И тут от воспоминаний о жене, о ночных звонках мысли Харитонова свернули в дальний уголок памяти, казалось бы вовсе заброшенный и позабытый. Тот, где хранился у него один номер, только ему доверенный Грачевым.
Номер был доверен на чрезвычайный случай, если Грачева не окажется ни на заводе, ни дома. За все время Харитонову, помнится, только дважды пришлось звонить по тому номеру и оба раза трубку брал сам Грачев. Другой бы человек за столько лет забыл навеки тот набор цифр, но не Харитонов с его памятью, которую он даже сам порою считал опасной и обременительной. Вот и сейчас номер, которому лучше бы оказаться безнадежно забытым, отчетливо вспомнился ему, и Харитонов на минуту растерялся — как поступить? Но тут же сообразил, что номер старый — пятизначный, а в городе теперь введены шестизначные номера, и по тому, доверенному на чрезвычайный случай, уже позвонить невозможно.
«И хорошо. И ладно», — с облегчением подумал он.
Сергеев ждал Харитонова возле своего дома.
— Ехать далеко. На окраину, — сказал он. — И я хотел бы сразу предупредить. Единственный, кто может выполнить вашу просьбу, — Нерчинский.
Сергеев даже не собирался лезть в машину — ждал, что ответит Харитонов на неподходящую фамилию.

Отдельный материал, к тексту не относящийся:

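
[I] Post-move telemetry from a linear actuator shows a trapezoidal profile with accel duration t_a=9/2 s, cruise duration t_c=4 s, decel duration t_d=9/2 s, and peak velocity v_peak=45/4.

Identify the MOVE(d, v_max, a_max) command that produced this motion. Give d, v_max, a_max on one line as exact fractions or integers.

d=765/8 v_max=45/4 a_max=5/2

a_max = (45/4)/(9/2) = 5/2
d_a = ½·45/4·9/2 = 405/16; d_c = 45/4·4 = 45
d = 2·405/16 + 45 = 765/8
t_c = 4 > 0 so v_max = 45/4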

Нерчинский! Харитонов сердито фыркнул. В последнем своем докладе на районном активе он всыпал Нерчинскому по первое число — за отрыв от жизни и еще за что-то. Этот раздел доклада готовил его помощник Белобородое, составлено было хлестко, с цитатами, и там было даже место в форме живой речи: «Что же не видно, товарищ Нерчинский, ваших скульптур в наших клубах, в детском парке? Ставим там девушек с колосьями, а в это время товарищ Нерчинский в отрыве от жизни лепит: кого — неизвестно, для кого — тоже непонятно».
Сам Харитонов скульптур Нерчинского никогда не видел, тем более что в клубах их действительно не было, но Белобородову в таких вопросах доверял полностью.
Лучше было бы, конечно, не ездить к Нерчинскому, но зароненная Семенычем мысль о возможности еще что-то, самое последнее, сделать для Грачева уже прочно владела Харитоновым, уже пустила корни, ее невозможно было выкорчевать, она жила и обещала дать новые побеги.